Merge pull request #55 from lamps-wg/bas/mike

Suggestions by Mike on PR #50
lamps-wg · Dec 11, 2024 · 21cb170 · 21cb170
2 parents 21b18a0 + 6c99cca
commit 21cb170
Showing 1 changed file with 10 additions and 7 deletions.
diff --git a/draft-ietf-lamps-dilithium-certificates.md b/draft-ietf-lamps-dilithium-certificates.md
@@ -400,19 +400,22 @@ process can be separated into a pre-hash step and a core signature
 step in order to ease operational requirements around large or
 inconsistently-sized payloads. This can be performed at the
 protocol layer, but not all protocols support it.
-An example in [RFC5280] is the certificate revocation list
+Examples in [RFC5280] are certificate and certificate revocation list
 (CRL) data structures, that do not include message digesting before signing.

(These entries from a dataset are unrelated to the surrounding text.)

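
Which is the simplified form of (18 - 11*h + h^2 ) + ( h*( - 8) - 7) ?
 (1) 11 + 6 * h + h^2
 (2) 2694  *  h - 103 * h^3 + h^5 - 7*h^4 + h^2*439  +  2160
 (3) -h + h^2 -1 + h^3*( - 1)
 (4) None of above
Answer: 4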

-This makes signing large volumes of large CRLs challenging.
+This can make signing large CRLs or a high volume of certificates
+with large public keys challenging.
 
 As mentioned in the introduction, pure ML-DSA signing itself
 supports a prehashing flow by splitting the operation over two
 modules. In this section we make this "ExternalMu-ML-DSA"
 more explicit.
 
 There are two steps. First an `ExternalMu-ML-DSA.Prehash()`
-followed by `ExternalMu-ML-DSA.Sign()`. Together these operate
-as `ML-DSA.Sign()` from [FIPS204] and thus create exactly the same
-signatures as regular pure ML-DSA.
+followed by `ExternalMu-ML-DSA.Sign()`. Together these are functionally
+equivalent to `ML-DSA.Sign()` from [FIPS204] in that they create
+exactly the same signatures as regular pure ML-DSA, which can be
+verified by the unmodified `ML-DSA.Verify()`.
+
 An ML-DSA key and certificate MAY be used with either ML-DSA
 or ExternalMu-ML-DSA interchangeably.
 Note that ExternalMu-ML-DSA describes a different signature API from ML-DSA
@@ -421,8 +424,8 @@ software cryptographic modules.
 
 Note that the signing mode defined here is different from HashML-DSA
 defined in [FIPS204] section 5.4. This specification uses exclusively
-ExternalMu-ML-DSA for pre-hashed use cases, and thus HashML-DSA as
-defined in [FIPS204] and identified by `id-hash-ml-dsa-44-with-sha512`,
+ExternalMu-ML-DSA for pre-hashed use cases, and thus public
+keys identified by `id-hash-ml-dsa-44-with-sha512`,
 `id-hash-ml-dsa-65-with-sha512`, and `id-hash-ml-dsa-87-with-sha512`
 MUST NOT be used in X.509 and related PKIX protocols.